Scaphocephaly (skaf-O-sef-alee, from Greek skaphe = light boat or skiff) refers to a condition where the skull is long and narrow. It can result from the premature fusion of the sagittal suture (see craniosynostosis) or from external deformation, and is especially common in premature babies.
What should I do if my baby’s head has a flat spot?
It is very important for the baby’s doctor to determine why the head shape is abnormal so consult your physician if you notice a flat spot or uneven features. As babies grow their skull becomes less soft and pliable, so the younger your baby is, the easier it will be to intervene.

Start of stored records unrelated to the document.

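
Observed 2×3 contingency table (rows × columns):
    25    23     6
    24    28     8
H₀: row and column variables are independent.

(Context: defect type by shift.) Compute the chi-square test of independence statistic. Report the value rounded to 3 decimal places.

Row totals [54, 60], col totals [49, 51, 14], n=114
χ² = (25−23.21)²/23.21 + (23−24.16)²/24.16 + (6−6.63)²/6.63 + (24−25.79)²/25.79 + (28−26.84)²/26.84 + (8−7.37)²/7.37 = 0.4819
df = 2

test statistic = 0.482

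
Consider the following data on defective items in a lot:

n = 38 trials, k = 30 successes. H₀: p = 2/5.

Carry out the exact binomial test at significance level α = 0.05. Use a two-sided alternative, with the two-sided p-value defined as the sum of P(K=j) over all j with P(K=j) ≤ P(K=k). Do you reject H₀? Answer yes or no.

Exact binomial: n=38, k=30, p₀=2/5=0.4000
P(X=j) = C(n,j)·p₀^j·(1−p₀)^(n−j); p = Σ P(X=j) over j with P(X=j) ≤ P(X=30)
p-value (two-sided) = 0.00000
At α=0.05: p < α → reject H₀

reject H₀: yes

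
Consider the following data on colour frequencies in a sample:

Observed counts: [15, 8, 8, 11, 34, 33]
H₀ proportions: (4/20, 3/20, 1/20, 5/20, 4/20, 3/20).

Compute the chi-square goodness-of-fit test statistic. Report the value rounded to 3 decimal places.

n = 109; E_i = n·p_i = [21.80, 16.35, 5.45, 27.25, 21.80, 16.35]
χ² = (15−21.80)²/21.80 + (8−16.35)²/16.35 + (8−5.45)²/5.45 + (11−27.25)²/27.25 + (34−21.80)²/21.80 + (33−16.35)²/16.35 = 41.0520
df = 5

test statistic = 41.052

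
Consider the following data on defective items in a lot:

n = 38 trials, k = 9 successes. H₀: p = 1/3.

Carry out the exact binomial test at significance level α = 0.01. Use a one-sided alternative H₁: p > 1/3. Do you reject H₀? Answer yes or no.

Exact binomial: n=38, k=9, p₀=1/3=0.3333
P(X≥9) from Σ C(n,i)·p₀^i·(1−p₀)^(n−i)
p-value (one-sided, H₁ greater) = 0.92790
At α=0.01: p ≥ α → fail to reject H₀

reject H₀: no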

The most common form of plagiocephaly is ”positional plagiocephaly.”
Positional plagiocephaly typically develops after birth when babies spend time in a position that puts pressure on one part of the skull, developing a flat spot. Babies are vulnerable because their skull is soft and pliable when they’re born. They develop plagiocephaly because of prolonged periods of time on their back, or in an infant carrier, car seat, swing, or stroller.
Since the “Back To Sleep” campaign to fight Sudden Infant Death (SIDS) was started in 1992, the incidence of SIDS has decreased, however the incidence of head shape problems have increased by up to 600% (American Academy of Pediatrics).
For positional plagiocephaly the physician may recommend a repositioning therapy such as “Tummy Time“ and wait to see if it corrects the problem. If the baby’s head shape gets worse despite repositioning therapy, or after the baby has begun to roll and reposition themselves, consult your physician.
Most head shape problems are not life threatening and are completely correctable if caught and treated by 18 months of age. Cases that can’t be corrected with tummy time, repositioning and physical therapy may need a headband, also referred to as helmet therapy, remolding orthosis, or cranial helmet.
Tip: If you notice a flat spot your baby’s head early on, you might want to take photographs of the top of the head from above every month or so. Then you can see whether the flat spot is improving over time. These images may also be helpful for your baby’s doctors.
Why is head shape important?
Did you know that historically, cradleboards and other external pressure devices have been used to intentionally mold children’s skulls into desireable shapes? The head shape signified high social status, ethnicity, or both. (Infant Head Molding: A Cultural Practice, Archives of Family Medicine ).
An oddly shaped head does not cause problems unless the abnormality is excessive. Some physicians do not treat this condition because they perceive the problem as “cosmetic.” However, reaserchers are studying medical and social effects that plagiocephaly can have on other structures on the skull and on a child’s development. Some examples:
- Visual field defects (Visual Field Defects in Deformational Posterior Plagiocephaly, American Association for Pediatric Ophthalmology and Strabismus, J AAPOS 2005;9:274-278)
- Excessive asymmetry of the jaw or temporomandibular joint (Mandibular dysmorphology in unicoronal synostosis and plagiocephaly without synostosis, American Cleft Palate-Craniofacial Association, 1995)
- Neurodevelopment issues (Neurodevelopment in children with single-suture craniosynostosis and plagiocephaly without synostosis, University of Oklahoma)
- Developmental difficulties during school-age years (Long-Term Developmental Outcomes in Patients With Deformational Plagiocephaly, American Academy of Pediatrics).
A head shape deformity, when not caused by craniosynostosis, may be a symptom of another problem, such as torticollis, or inadequate levels of Vitamin D causing bone softening. For these reasons, consult your physician for a diagnosis.